# Origin boots



## strothershwacker (Jun 4, 2021)

I wear leather boots for work. I like American made products when I can find them. Chippewa, Thorogood and some of the Redwings are great. I took a leap of faith in these Origin Coronado boots made in Maine. Wore 'em on concrete all week. I am very impressed! Definitely my new favorite work boot. Took bout 2¹/² weeks to get them but they build 'em when you order. You pick your leather and your soles. Seems like a solid company with a heart for qaulity. Mine are true to size and comfortable right out of the box. I don't think they offer steel toes or waterproof or none of that. Just a straight up old school leather boot. Figured I'd share my thoughts on it in case anyone had been looking at 'em and was on the fence bout it.


----------



## Robust Redhorse (Jun 4, 2021)

I love my US made Danners!


----------



## Gaswamp (Jun 4, 2021)

love my thorogoods ...thanks for the heads up on origin...although my question wud be do they rebuild


----------



## ArmyTaco (Feb 17, 2022)

Gaswamp said:


> love my thorogoods ...thanks for the heads up on origin...although my question wud be do they rebuild


You have to understand the people behind Origin. I know one, if not both are retired SEALs, with one being Jocko Willink. He went in enlisted in late 80s, got selected to go to college to get commissioned in the Teams, and then was a Task Force Commander named Task Unit Bruiser. That was the deployment they pushed into Ramadi, had Chris Kyle doing his sniper stuff, then later on took first SEAL KIA in Iraq. Those dudes went out night after night just destroying the enemy, and Jocko is an amazing leader. Listen to some of his early Jocko Podcast episodes. He's a brilliant person who is the epitome of a SEAL. Even looks like you'd think. True Patriot! 

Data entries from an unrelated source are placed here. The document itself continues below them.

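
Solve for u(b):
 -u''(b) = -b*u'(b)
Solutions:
 u(b) = C1 + C2*erfi(sqrt(2)*b/2)


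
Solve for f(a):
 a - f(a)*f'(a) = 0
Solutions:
 f(a) = -sqrt(C1 + a^2)
 f(a) = sqrt(C1 + a^2)


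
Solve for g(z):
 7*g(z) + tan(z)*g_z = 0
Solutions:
 g(z) = C1/sin(z)^7


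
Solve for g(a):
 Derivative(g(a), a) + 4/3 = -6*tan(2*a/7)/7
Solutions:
 g(a) = C1 - 4*a/3 + 3*log(cos(2*a/7))


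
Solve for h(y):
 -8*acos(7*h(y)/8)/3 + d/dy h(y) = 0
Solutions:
 Integral(1/acos(7*_y/8), (_y, h(y))) = C1 + 8*y/3


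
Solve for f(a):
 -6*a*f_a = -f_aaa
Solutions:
 f(a) = C1 + Integral(C2*airyai(6^(1/3)*a) + C3*airybi(6^(1/3)*a), a)


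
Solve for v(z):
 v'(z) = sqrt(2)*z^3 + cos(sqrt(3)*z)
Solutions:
 v(z) = C1 + sqrt(2)*z^4/4 + sqrt(3)*sin(sqrt(3)*z)/3


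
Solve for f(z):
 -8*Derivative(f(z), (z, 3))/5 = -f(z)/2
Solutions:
 f(z) = C3*exp(2^(2/3)*5^(1/3)*z/4) + (C1*sin(2^(2/3)*sqrt(3)*5^(1/3)*z/8) + C2*cos(2^(2/3)*sqrt(3)*5^(1/3)*z/8))*exp(-2^(2/3)*5^(1/3)*z/8)


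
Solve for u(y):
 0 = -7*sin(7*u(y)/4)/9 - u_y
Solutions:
 7*y/9 + 2*log(cos(7*u(y)/4) - 1)/7 - 2*log(cos(7*u(y)/4) + 1)/7 = C1


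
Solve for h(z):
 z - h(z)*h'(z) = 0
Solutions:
 h(z) = -sqrt(C1 + z^2)
 h(z) = sqrt(C1 + z^2)


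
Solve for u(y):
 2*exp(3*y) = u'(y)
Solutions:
 u(y) = C1 + 2*exp(3*y)/3


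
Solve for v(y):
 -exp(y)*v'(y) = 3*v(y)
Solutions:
 v(y) = C1*exp(3*exp(-y))


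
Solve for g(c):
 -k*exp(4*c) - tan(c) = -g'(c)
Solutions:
 g(c) = C1 + k*exp(4*c)/4 - log(cos(c))


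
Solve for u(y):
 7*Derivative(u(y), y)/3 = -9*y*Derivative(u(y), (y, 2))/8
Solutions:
 u(y) = C1 + C2/y^(29/27)


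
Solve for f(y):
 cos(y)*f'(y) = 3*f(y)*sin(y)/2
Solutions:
 f(y) = C1/cos(y)^(3/2)


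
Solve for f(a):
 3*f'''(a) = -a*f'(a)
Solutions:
 f(a) = C1 + Integral(C2*airyai(-3^(2/3)*a/3) + C3*airybi(-3^(2/3)*a/3), a)


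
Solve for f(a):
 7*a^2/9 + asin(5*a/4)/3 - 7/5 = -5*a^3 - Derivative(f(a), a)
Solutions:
 f(a) = C1 - 5*a^4/4 - 7*a^3/27 - a*asin(5*a/4)/3 + 7*a/5 - sqrt(16 - 25*a^2)/15


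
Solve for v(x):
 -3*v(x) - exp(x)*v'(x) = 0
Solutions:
 v(x) = C1*exp(3*exp(-x))


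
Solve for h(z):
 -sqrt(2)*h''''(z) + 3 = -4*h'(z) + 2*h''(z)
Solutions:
 h(z) = C1 + C2*exp(z*(-3*2^(1/6)*(1 + sqrt(sqrt(2)/27 + 1))^(1/3) + 2^(1/3)/(1 + sqrt(sqrt(2)/27 + 1))^(1/3))/6)*sin(z*(sqrt(6)/(sqrt(2) + sqrt(2*sqrt(2)/27 + 2))^(1/3) + 3*sqrt(3)*(sqrt(2) + sqrt(2*sqrt(2)/27 + 2))^(1/3))/6) + C3*exp(z*(-3*2^(1/6)*(1 + sqrt(sqrt(2)/27 + 1))^(1/3) + 2^(1/3)/(1 + sqrt(sqrt(2)/27 + 1))^(1/3))/6)*cos(z*(sqrt(6)/(sqrt(2) + sqrt(2*sqrt(2)/27 + 2))^(1/3) + 3*sqrt(3)*(sqrt(2) + sqrt(2*sqrt(2)/27 + 2))^(1/3))/6) + C4*exp(z*(-2^(1/3)/(3*(1 + sqrt(sqrt(2)/27 + 1))^(1/3)) + 2^(1/6)*(1 + sqrt(sqrt(2)/27 + 1))^(1/3))) - 3*z/4


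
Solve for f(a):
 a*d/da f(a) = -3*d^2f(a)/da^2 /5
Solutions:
 f(a) = C1 + C2*erf(sqrt(30)*a/6)


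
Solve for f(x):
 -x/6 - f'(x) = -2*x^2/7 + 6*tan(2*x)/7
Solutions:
 f(x) = C1 + 2*x^3/21 - x^2/12 + 3*log(cos(2*x))/7


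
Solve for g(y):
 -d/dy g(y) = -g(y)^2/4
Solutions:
 g(y) = -4/(C1 + y)


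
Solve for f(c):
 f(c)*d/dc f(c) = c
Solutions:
 f(c) = -sqrt(C1 + c^2)
 f(c) = sqrt(C1 + c^2)


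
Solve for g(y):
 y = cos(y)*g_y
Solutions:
 g(y) = C1 + Integral(y/cos(y), y)


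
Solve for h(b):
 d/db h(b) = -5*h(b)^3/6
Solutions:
 h(b) = -sqrt(3)*sqrt(-1/(C1 - 5*b))
 h(b) = sqrt(3)*sqrt(-1/(C1 - 5*b))


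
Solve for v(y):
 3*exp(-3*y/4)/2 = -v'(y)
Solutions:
 v(y) = C1 + 2*exp(-3*y/4)


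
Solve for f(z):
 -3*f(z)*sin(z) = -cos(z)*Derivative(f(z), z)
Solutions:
 f(z) = C1/cos(z)^3


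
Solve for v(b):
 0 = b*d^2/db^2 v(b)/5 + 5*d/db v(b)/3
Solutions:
 v(b) = C1 + C2/b^(22/3)


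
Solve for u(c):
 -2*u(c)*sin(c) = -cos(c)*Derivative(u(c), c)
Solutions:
 u(c) = C1/cos(c)^2


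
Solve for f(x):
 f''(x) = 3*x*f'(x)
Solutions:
 f(x) = C1 + C2*erfi(sqrt(6)*x/2)


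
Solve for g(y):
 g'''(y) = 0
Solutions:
 g(y) = C1 + C2*y + C3*y^2


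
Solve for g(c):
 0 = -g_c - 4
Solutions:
 g(c) = C1 - 4*c


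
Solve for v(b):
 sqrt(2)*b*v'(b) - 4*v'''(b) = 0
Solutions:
 v(b) = C1 + Integral(C2*airyai(sqrt(2)*b/2) + C3*airybi(sqrt(2)*b/2), b)


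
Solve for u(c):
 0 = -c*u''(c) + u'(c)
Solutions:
 u(c) = C1 + C2*c^2


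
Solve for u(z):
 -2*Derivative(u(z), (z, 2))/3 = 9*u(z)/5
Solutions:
 u(z) = C1*sin(3*sqrt(30)*z/10) + C2*cos(3*sqrt(30)*z/10)


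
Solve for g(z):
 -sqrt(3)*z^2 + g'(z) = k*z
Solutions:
 g(z) = C1 + k*z^2/2 + sqrt(3)*z^3/3


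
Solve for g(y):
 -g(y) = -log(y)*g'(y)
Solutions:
 g(y) = C1*exp(li(y))


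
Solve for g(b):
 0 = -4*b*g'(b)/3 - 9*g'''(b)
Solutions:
 g(b) = C1 + Integral(C2*airyai(-2^(2/3)*b/3) + C3*airybi(-2^(2/3)*b/3), b)


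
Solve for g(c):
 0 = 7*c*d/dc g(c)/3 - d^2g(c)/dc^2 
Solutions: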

Anyway they wanted some 100% truly American made clothing. To do this they had to restore old looms, go source American grown cotton, weave their own denim in-house, then use that to make their jeans. Their hand made leather boots are made the exact same way. If you can find video of the factory, it's insane. Even Joe Rogan said how much he loved his one time. They are going to be the best built boot ever probably.


----------



## Gaswamp (Feb 17, 2022)

ArmyTaco said:


> You have to understand the people behind Origin. I know one, if not both are retired SEALs, with one being Jocko Willink. He went in enlisted in late 80s, got selected to go to college to get commissioned in the Teams, and then was a Task Force Commander named Task Unit Bruiser. That was the deployment they pushed into Ramadi, had Chris Kyle doing his sniper stuff, then later on took first SEAL KIA in Iraq. Those dudes went out night after night just destroying the enemy, and Jocko is an amazing leader. Listen to some of his early Jocko Podcast episodes. He's a brilliant person who is the epitome of a SEAL. Even looks like you'd think. True Patriot!
> 
> Anyway they wanted some 100% truly American made clothing. To do this they had to restore old looms, go source American grown cotton, weave their own denim in-house, then use that to make their jeans. Their hand made leather boots are made the exact same way. If you can find video of the factory, it's insane. Even Joe Rogan said how much he loved his one time. They are going to be the best built boot ever probably.


I hope they do well as they also making jeans and hoodies and they have camo coming out as well.


----------